One of the reasons this Charlie Parker in-person poster is collectible is that Bird (his nickname, short for Yardbird) doesn’t turn up on concert posters very often. He didn’t tour much, and he passed away at the young age of 34.
Bird fans will surely notice that “his orchestra and strings” appears underneath his name on this Charlie Parker billboard. Bird always had a keen desire to record and play with an orchestra, and fulfilled that wish just the year before with his latest album, Charlie Parker with Strings.
A slightly hidden but delightful design element of this Charlie Parker telephone pole poster is the white crown above his photo, containing the words “King of the Alto Sax.”
I also love the ticket prices down in the lower-left corner of this Charlie Parker boxing style concert poster… $1.25, $1.65 and $1.95. Even the top ticket price wouldn’t buy you a bottle of water at a show today!
You can’t help but notice the damaged condition of this Charlie Parker show placard… that’s due to the fact it was found inside a wall in an old abandoned building in Richmond, covered up for decades by sheet rock, plaster, etc.
Because of that, this decrepit Charlie Parker sign is very brittle, and can’t be flexed like most old cardboard concert posters… it would risk cracking.
Notice that way down at the bottom, June Christy is mentioned as an “Extra Added Attraction” on this Charlie Parker event poster. Christy had gained a little fame as the singer for Stan Kenton’s band in the 1940’s.
The ticket locations given on this Charlie Parker window display – obscured somewhat by paint on this copy – include three record shops. Stand-alone record stores were not that common at the mid-century mark, but the south was somewhat of a pioneer in that area.

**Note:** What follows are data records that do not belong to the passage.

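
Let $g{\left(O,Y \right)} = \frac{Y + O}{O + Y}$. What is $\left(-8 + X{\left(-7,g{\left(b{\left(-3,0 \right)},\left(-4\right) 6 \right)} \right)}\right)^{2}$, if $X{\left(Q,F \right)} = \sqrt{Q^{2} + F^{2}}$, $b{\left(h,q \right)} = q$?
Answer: $114 - 80 \sqrt{2} \approx 0.86292$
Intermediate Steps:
$g{\left(O,Y \right)} = 1$ ($g{\left(O,Y \right)} = \frac{O + Y}{O + Y} = 1$)
$X{\left(Q,F \right)} = \sqrt{F^{2} + Q^{2}}$
$\left(-8 + X{\left(-7,g{\left(b{\left(-3,0 \right)},\left(-4\right) 6 \right)} \right)}\right)^{2} = \left(-8 + \sqrt{1^{2} + \left(-7\right)^{2}}\right)^{2} = \left(-8 + \sqrt{1 + 49}\right)^{2} = \left(-8 + \sqrt{50}\right)^{2} = \left(-8 + 5 \sqrt{2}\right)^{2}$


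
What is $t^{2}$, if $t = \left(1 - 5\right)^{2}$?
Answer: $256$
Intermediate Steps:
$t = 16$ ($t = \left(-4\right)^{2} = 16$)
$t^{2} = 16^{2} = 256$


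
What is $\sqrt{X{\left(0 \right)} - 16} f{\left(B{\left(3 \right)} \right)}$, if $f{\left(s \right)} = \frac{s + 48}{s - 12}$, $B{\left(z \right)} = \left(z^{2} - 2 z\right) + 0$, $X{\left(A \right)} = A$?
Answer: $- \frac{68 i}{3} \approx - 22.667 i$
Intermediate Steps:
$B{\left(z \right)} = z^{2} - 2 z$
$f{\left(s \right)} = \frac{48 + s}{-12 + s}$
$\sqrt{X{\left(0 \right)} - 16} f{\left(B{\left(3 \right)} \right)} = \sqrt{0 - 16} \frac{48 + 3 \left(-2 + 3\right)}{-12 + 3 \left(-2 + 3\right)} = \sqrt{-16} \frac{48 + 3 \cdot 1}{-12 + 3 \cdot 1} = 4 i \frac{48 + 3}{-12 + 3} = 4 i \frac{1}{-9} \cdot 51 = 4 i \left(\left(- \frac{1}{9}\right) 51\right) = 4 i \left(- \frac{17}{3}\right) = - \frac{68 i}{3}$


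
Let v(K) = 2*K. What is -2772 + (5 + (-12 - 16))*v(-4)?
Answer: -2588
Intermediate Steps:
-2772 + (5 + (-12 - 16))*v(-4) = -2772 + (5 + (-12 - 16))*(2*(-4)) = -2772 + (5 - 28)*(-8) = -2772 - 23*(-8) = -2772 + 184 = -2588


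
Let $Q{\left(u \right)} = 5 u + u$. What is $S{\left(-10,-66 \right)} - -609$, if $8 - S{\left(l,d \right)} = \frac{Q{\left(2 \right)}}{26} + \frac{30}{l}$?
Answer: $\frac{8054}{13} \approx 619.54$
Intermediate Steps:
$Q{\left(u \right)} = 6 u$
$S{\left(l,d \right)} = \frac{98}{13} - \frac{30}{l}$ ($S{\left(l,d \right)} = 8 - \left(\frac{6 \cdot 2}{26} + \frac{30}{l}\right) = 8 - \left(12 \cdot \frac{1}{26} + \frac{30}{l}\right) = 8 - \left(\frac{6}{13} + \frac{30}{l}\right) = \frac{98}{13} - \frac{30}{l}$)
$S{\left(-10,-66 \right)} - -609 = \left(\frac{98}{13} - \frac{30}{-10}\right) - -609 = \left(\frac{98}{13} - -3\right) + 609 = \left(\frac{98}{13} + 3\right) + 609 = \frac{137}{13} + 609 = \frac{8054}{13}$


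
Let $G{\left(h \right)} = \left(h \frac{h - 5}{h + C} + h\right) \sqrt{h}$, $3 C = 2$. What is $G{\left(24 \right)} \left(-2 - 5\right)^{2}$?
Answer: $\frac{154056 \sqrt{6}}{37} \approx 10199.0$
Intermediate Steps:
$C = \frac{2}{3}$ ($C = \frac{1}{3} \cdot 2 = \frac{2}{3} \approx 0.66667$)
$G{\left(h \right)} = \sqrt{h} \left(h + \frac{h \left(-5 + h\right)}{\frac{2}{3} + h}\right)$ ($G{\left(h \right)} = \left(h \frac{h - 5}{h + \frac{2}{3}} + h\right) \sqrt{h} = \left(h \frac{-5 + h}{\frac{2}{3} + h} + h\right) \sqrt{h} = \left(\frac{h \left(-5 + h\right)}{\frac{2}{3} + h} + h\right) \sqrt{h} = \left(h + \frac{h \left(-5 + h\right)}{\frac{2}{3} + h}\right) \sqrt{h} = \sqrt{h} \left(h + \frac{h \left(-5 + h\right)}{\frac{2}{3} + h}\right)$)
$G{\left(24 \right)} \left(-2 - 5\right)^{2} = \frac{24^{\frac{3}{2}} \left(-13 + 6 \cdot 24\right)}{2 + 3 \cdot 24} \left(-2 - 5\right)^{2} = \frac{48 \sqrt{6} \left(-13 + 144\right)}{2 + 72} \left(-7\right)^{2} = 48 \sqrt{6} \cdot \frac{1}{74} \cdot 131 \cdot 49 = \frac{3144 \sqrt{6}}{37} \cdot 49 = \frac{154056 \sqrt{6}}{37}$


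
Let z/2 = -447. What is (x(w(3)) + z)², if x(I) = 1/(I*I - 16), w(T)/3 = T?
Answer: 3376655881/4225 ≈ 7.9921e+5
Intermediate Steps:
w(T) = 3*T
z = -894 (z = 2*(-447) = -894)
x(I) = 1/(-16 + I²) (x(I) = 1/(I² - 16) = 1/(-16 + I²))
(x(w(3)) + z)² = (1/(-16 + (3*3)²) - 894)² = (1/(-16 + 9²) - 894)² = (1/(-16 + 81) - 894)² = (1/65 - 894)² = (-58109/65)² = 3376655881/4225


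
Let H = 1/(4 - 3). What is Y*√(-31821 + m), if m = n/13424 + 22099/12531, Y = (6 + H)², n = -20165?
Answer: 49*I*√56276310924228690267/42054036 ≈ 8740.8*I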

Anybody notice the fourth entertainer mentioned prominently on this Charlie Parker tour placard? Yes, it’s none other than comedian Bob Hope plugged up by Les Brown’s photo.

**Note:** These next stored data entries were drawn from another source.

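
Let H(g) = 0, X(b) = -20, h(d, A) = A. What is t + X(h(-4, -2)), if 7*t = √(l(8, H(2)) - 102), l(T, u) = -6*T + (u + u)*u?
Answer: -20 + 5*I*√6/7 ≈ -20.0 + 1.7496*I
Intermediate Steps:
l(T, u) = -6*T + 2*u² (l(T, u) = -6*T + (2*u)*u = -6*T + 2*u²)
t = 5*I*√6/7 (t = √((-6*8 + 2*0²) - 102)/7 = √((-48 + 2*0) - 102)/7 = √((-48 + 0) - 102)/7 = √(-48 - 102)/7 = √(-150)/7 = (5*I*√6)/7 = 5*I*√6/7 ≈ 1.7496*I)
t + X(h(-4, -2)) = 5*I*√6/7 - 20 = -20 + 5*I*√6/7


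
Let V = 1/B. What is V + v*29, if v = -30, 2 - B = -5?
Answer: -6089/7 ≈ -869.86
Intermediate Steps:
B = 7 (B = 2 - 1*(-5) = 2 + 5 = 7)
V = ⅐ (V = 1/7 = ⅐ ≈ 0.14286)
V + v*29 = ⅐ - 30*29 = ⅐ - 870 = -6089/7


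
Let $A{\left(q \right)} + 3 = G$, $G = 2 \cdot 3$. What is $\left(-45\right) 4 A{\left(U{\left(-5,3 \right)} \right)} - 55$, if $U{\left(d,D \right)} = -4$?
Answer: $-595$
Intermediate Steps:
$G = 6$
$A{\left(q \right)} = 3$ ($A{\left(q \right)} = -3 + 6 = 3$)
$\left(-45\right) 4 A{\left(U{\left(-5,3 \right)} \right)} - 55 = \left(-45\right) 4 \cdot 3 - 55 = \left(-180\right) 3 - 55 = -540 - 55 = -595$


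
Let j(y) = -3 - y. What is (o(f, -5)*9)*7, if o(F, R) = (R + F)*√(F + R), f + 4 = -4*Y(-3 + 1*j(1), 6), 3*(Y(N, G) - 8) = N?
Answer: -665*I*√285 ≈ -11227.0*I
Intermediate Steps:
Y(N, G) = 8 + N/3
f = -80/3 (f = -4 - 4*(8 + (-3 + 1*(-3 - 1*1))/3) = -4 - 4*(8 + (-3 + 1*(-3 - 1))/3) = -4 - 4*(8 + (-3 + 1*(-4))/3) = -4 - 4*(8 + (-3 - 4)/3) = -4 - 4*(8 + (⅓)*(-7)) = -4 - 4*(8 - 7/3) = -4 - 4*17/3 = -4 - 68/3 = -80/3 ≈ -26.667)
o(F, R) = (F + R)^(3/2) (o(F, R) = (F + R)*√(F + R) = (F + R)^(3/2))
(o(f, -5)*9)*7 = ((-80/3 - 5)^(3/2)*9)*7 = ((-95/3)^(3/2)*9)*7 = (-95*I*√285/9*9)*7 = -95*I*√285*7 = -665*I*√285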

We can be thankful that this Charlie Parker ticket poster includes a picture of Bird, because they didn’t use one for June Christy. On many of these old posters, only the headliner was granted that honor.
You can’t miss the fact that a chunk of cardboard is missing from the upper right-hand corner of this Charlie Parker advertisement. That’s always a bit unfortunate, as it takes away part of the “22,” but a professional restorer would have no trouble restoring it.

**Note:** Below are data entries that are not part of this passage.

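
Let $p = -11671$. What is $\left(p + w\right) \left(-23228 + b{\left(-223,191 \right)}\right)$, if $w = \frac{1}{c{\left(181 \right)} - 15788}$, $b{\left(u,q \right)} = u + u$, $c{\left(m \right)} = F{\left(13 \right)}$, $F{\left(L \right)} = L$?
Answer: $\frac{4358620755524}{15775} \approx 2.763 \cdot 10^{8}$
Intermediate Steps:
$c{\left(m \right)} = 13$
$b{\left(u,q \right)} = 2 u$
$w = - \frac{1}{15775}$ ($w = \frac{1}{13 - 15788} = \frac{1}{-15775} = - \frac{1}{15775} \approx -6.3391 \cdot 10^{-5}$)
$\left(p + w\right) \left(-23228 + b{\left(-223,191 \right)}\right) = \left(-11671 - \frac{1}{15775}\right) \left(-23228 + 2 \left(-223\right)\right) = - \frac{184110026 \left(-23228 - 446\right)}{15775} = \left(- \frac{184110026}{15775}\right) \left(-23674\right) = \frac{4358620755524}{15775}$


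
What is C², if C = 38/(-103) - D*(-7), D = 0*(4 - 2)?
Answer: 1444/10609 ≈ 0.13611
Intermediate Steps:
D = 0 (D = 0*2 = 0)
C = -38/103 (C = 38/(-103) - 0*(-7) = 38*(-1/103) - 1*0 = -38/103 + 0 = -38/103 ≈ -0.36893)
C² = (-38/103)² = 1444/10609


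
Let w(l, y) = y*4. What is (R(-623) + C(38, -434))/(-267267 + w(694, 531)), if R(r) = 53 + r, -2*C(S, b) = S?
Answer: 19/8553 ≈ 0.0022214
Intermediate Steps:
C(S, b) = -S/2
w(l, y) = 4*y
(R(-623) + C(38, -434))/(-267267 + w(694, 531)) = ((53 - 623) - ½*38)/(-267267 + 4*531) = (-570 - 19)/(-267267 + 2124) = -589/(-265143) = -589*(-1/265143) = 19/8553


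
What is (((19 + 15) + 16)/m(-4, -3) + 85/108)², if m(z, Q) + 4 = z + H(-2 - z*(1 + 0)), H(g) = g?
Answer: 664225/11664 ≈ 56.947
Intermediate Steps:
m(z, Q) = -6 (m(z, Q) = -4 + (z + (-2 - z*(1 + 0))) = -4 + (z + (-2 - z)) = -4 - 2 = -6)
(((19 + 15) + 16)/m(-4, -3) + 85/108)² = (((19 + 15) + 16)/(-6) + 85/108)² = ((34 + 16)*(-⅙) + 85*(1/108))² = (50*(-⅙) + 85/108)² = (-25/3 + 85/108)² = (-815/108)² = 664225/11664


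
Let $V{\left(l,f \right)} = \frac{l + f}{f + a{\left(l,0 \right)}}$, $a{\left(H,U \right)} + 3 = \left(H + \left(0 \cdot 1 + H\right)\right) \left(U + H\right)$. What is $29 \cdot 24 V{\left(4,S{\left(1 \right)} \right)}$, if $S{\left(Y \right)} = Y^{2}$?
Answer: $116$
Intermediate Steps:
$a{\left(H,U \right)} = -3 + 2 H \left(H + U\right)$ ($a{\left(H,U \right)} = -3 + \left(H + \left(0 \cdot 1 + H\right)\right) \left(U + H\right) = -3 + \left(H + \left(0 + H\right)\right) \left(H + U\right) = -3 + \left(H + H\right) \left(H + U\right) = -3 + 2 H \left(H + U\right)$)
$V{\left(l,f \right)} = \frac{f + l}{-3 + f + 2 l^{2}}$ ($V{\left(l,f \right)} = \frac{l + f}{f + \left(-3 + 2 l^{2} + 2 l 0\right)} = \frac{f + l}{f + \left(-3 + 2 l^{2} + 0\right)} = \frac{f + l}{f + \left(-3 + 2 l^{2}\right)} = \frac{f + l}{-3 + f + 2 l^{2}}$)
$29 \cdot 24 V{\left(4,S{\left(1 \right)} \right)} = 29 \cdot 24 \frac{1^{2} + 4}{-3 + 1^{2} + 2 \cdot 4^{2}} = 696 \frac{1 + 4}{-3 + 1 + 2 \cdot 16} = 696 \frac{1}{-3 + 1 + 32} \cdot 5 = 696 \cdot \frac{1}{30} \cdot 5 = 696 \cdot \frac{1}{6} = 116$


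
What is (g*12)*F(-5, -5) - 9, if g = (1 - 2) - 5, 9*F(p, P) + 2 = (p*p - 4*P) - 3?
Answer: -329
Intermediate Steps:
F(p, P) = -5/9 - 4*P/9 + p**2/9 (F(p, P) = -2/9 + ((p*p - 4*P) - 3)/9 = -2/9 + ((p**2 - 4*P) - 3)/9 = -2/9 + (-3 + p**2 - 4*P)/9 = -2/9 + (-1/3 - 4*P/9 + p**2/9) = -5/9 - 4*P/9 + p**2/9)
g = -6 (g = -1 - 5 = -6)
(g*12)*F(-5, -5) - 9 = (-6*12)*(-5/9 - 4/9*(-5) + (1/9)*(-5)**2) - 9 = -72*(-5/9 + 20/9 + (1/9)*25) - 9 = -72*(-5/9 + 20/9 + 25/9) - 9 = -72*40/9 - 9 = -320 - 9 = -329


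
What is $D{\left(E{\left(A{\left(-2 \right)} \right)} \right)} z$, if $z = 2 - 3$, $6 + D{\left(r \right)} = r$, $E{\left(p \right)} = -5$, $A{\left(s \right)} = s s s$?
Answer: $11$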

It’s a bit of a shame that this Charlie Parker street poster doesn’t use the word “be-bop” anywhere, because Bird was a pioneer of that format. Perhaps that was because he was into his “strings” phase.
In addition, I would’ve loved to see some song titles on this Charlie Parker fence poster. Prime candidates would’ve been Les Brown’s two biggest hits, “Sentimental Journey” and “My Dreams Are Getting Better All the Time.” Both of those discs topped the charts for about two months apiece.
You have to smile at the marketing approach that Globe took on their Charlie Parker concert placard… the headline “Triple Feature Concert.” That just means there were three musicians on the bill.
This Charlie Parker street sign is drooled over and explained by long-time music collector Peter Howard (firstname.lastname@example.org or 805. 540-0020). Being a serious collector, I will pay TOP DOLLAR for really old, genuine concert posters along these lines, especially the Duke Ellington, Billie Holiday and Charlie Parker concert poster from Carnegie Hall on November 14, 1952.